4. Data Visualization
Churn by Contract Type
# Map the numeric values back to their original contract types contract_mapping = {0: 'Month-to-Month', 1: 'One Year', 2: 'Two Year'} data['Contract'] = data['Contract'].map(contract_mapping) # Bar plot for churn by contract type sns.countplot(x='Contract', hue='Churn', data=data, palette='coolwarm') plt.title('Churn by Contract Type') plt.xlabel('Contract Type') plt.ylabel('Count') plt.legend(title='Churn') plt.show()

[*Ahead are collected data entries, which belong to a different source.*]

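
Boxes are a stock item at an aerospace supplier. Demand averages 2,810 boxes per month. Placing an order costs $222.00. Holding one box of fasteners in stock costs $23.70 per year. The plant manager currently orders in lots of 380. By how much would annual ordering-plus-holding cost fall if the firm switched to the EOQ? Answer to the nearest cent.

Annual demand D = 2,810 × 12 = 33,720.
EOQ = √(2DS/H) = √(2 × 33,720 × 222 / 23.7) ≈ 794.81.
Cost at Q* = (D/Q*)S + (Q*/2)H = √(2DSH) ≈ $18,836.90.
Cost at Q = 380: (33,720/380)×222 + (380/2)×23.7 = $19,699.58 + $4,503.00 = $24,202.58.
Excess = $24,202.58 − $18,836.90 = $5,365.68.

Extra cost ≈ $5,365.68 per year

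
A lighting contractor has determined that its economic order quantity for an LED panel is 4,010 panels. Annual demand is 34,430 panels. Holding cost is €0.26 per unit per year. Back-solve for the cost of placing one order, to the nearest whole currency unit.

S ≈ €61

Invert the EOQ relation Q*² = 2DS/H.
From Q* = √(2DS/H): S = Q*²H / (2D) = 4,010² × 0.26 / (2 × 34,430) = 60.7149.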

Monthly Charges Distribution
# Distribution plot for monthly charges sns.histplot(data['MonthlyCharges'], kde=True, color='green') plt.title('Distribution of Monthly Charges') plt.xlabel('Monthly Charges') plt.ylabel('Density') plt.show()
Explanation:
- Visualizations provide insights into the relationships between churn and other features like contract type and monthly charges. This helps identify patterns in customer behavior.

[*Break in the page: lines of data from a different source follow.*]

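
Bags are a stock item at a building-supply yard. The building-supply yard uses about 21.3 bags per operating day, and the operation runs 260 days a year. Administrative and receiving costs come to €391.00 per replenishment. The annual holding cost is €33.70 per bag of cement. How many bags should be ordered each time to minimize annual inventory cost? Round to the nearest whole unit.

Q* ≈ 358 bags

Annual demand D = 21.3 × 260 = 5,538.
EOQ = √(2DS / H) = √(2 × 5,538 × 391 / 33.7).
= √(4,330,716 / 33.7) = √128,507.8932 ≈ 358.480.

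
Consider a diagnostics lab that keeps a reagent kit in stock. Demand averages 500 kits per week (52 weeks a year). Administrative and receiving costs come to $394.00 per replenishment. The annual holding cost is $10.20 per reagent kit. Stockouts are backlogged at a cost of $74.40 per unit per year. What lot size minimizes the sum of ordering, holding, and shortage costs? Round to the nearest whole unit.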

5. Model Building & Evaluation
Logistic Regression
from sklearn.linear_model import LogisticRegression # Train Logistic Regression model logreg = LogisticRegression() logreg.fit(X_train, y_train) # Predict on test data y_pred_logreg = logreg.predict(X_test) # Evaluate the model print("Logistic Regression Accuracy:", accuracy_score(y_test, y_pred_logreg)) print(classification_report(y_test, y_pred_logreg))
Random Forest Classifier
from sklearn.ensemble import RandomForestClassifier # Train Random Forest model rf_model = RandomForestClassifier() rf_model.fit(X_train, y_train) # Predict on test data y_pred_rf = rf_model.predict(X_test) # Evaluate the model print("Random Forest Accuracy:", accuracy_score(y_test, y_pred_rf)) print(classification_report(y_test, y_pred_rf))
XGBoost Classifier
from xgboost import XGBClassifier # Train XGBoost model xgb_model = XGBClassifier() xgb_model.fit(X_train, y_train) # Predict on test data y_pred_xgb = xgb_model.predict(X_test) # Evaluate the model print("XGBoost Accuracy:", accuracy_score(y_test, y_pred_xgb)) print(classification_report(y_test, y_pred_xgb))
Explanation:
- Logistic Regression serves as a baseline model. Random Forest and XGBoost are used to improve accuracy and performance.

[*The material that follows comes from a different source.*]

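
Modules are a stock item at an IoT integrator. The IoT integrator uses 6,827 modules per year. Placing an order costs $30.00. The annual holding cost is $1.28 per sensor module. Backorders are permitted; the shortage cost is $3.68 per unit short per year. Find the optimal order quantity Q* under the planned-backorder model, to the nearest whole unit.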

6. Visualization of Model Performance
Compare Model Accuracies
# Model accuracy comparison model_accuracies = { "Logistic Regression": accuracy_score(y_test, y_pred_logreg), "Random Forest": accuracy_score(y_test, y_pred_rf), "XGBoost": accuracy_score(y_test, y_pred_xgb), } plt.figure(figsize=(10, 6)) plt.bar(model_accuracies.keys(), model_accuracies.values(), color='skyblue') plt.title('Model Accuracy Comparison') plt.ylabel('Accuracy') plt.xticks(rotation=45) plt.show()
Explanation:
- A bar plot compares model accuracies, helping to identify the best-performing model for churn prediction.
7. Conclusion
This Customer Churn Prediction Using Machine Learning project demonstrates how to preprocess data, visualize trends, and build effective classification models. Among the models tested, [insert best-performing model here] achieved the highest accuracy. Businesses can use this analysis to retain customers and enhance decision-making processes.
Download the dataset and try experimenting with hyperparameter tuning or other advanced machine learning models to further improve predictions. Extend this project by deploying it using Flask or Streamlit!
Keywords: Customer churn prediction using machine learning, Churn analysis project, Data visualization, Classification models, Python project.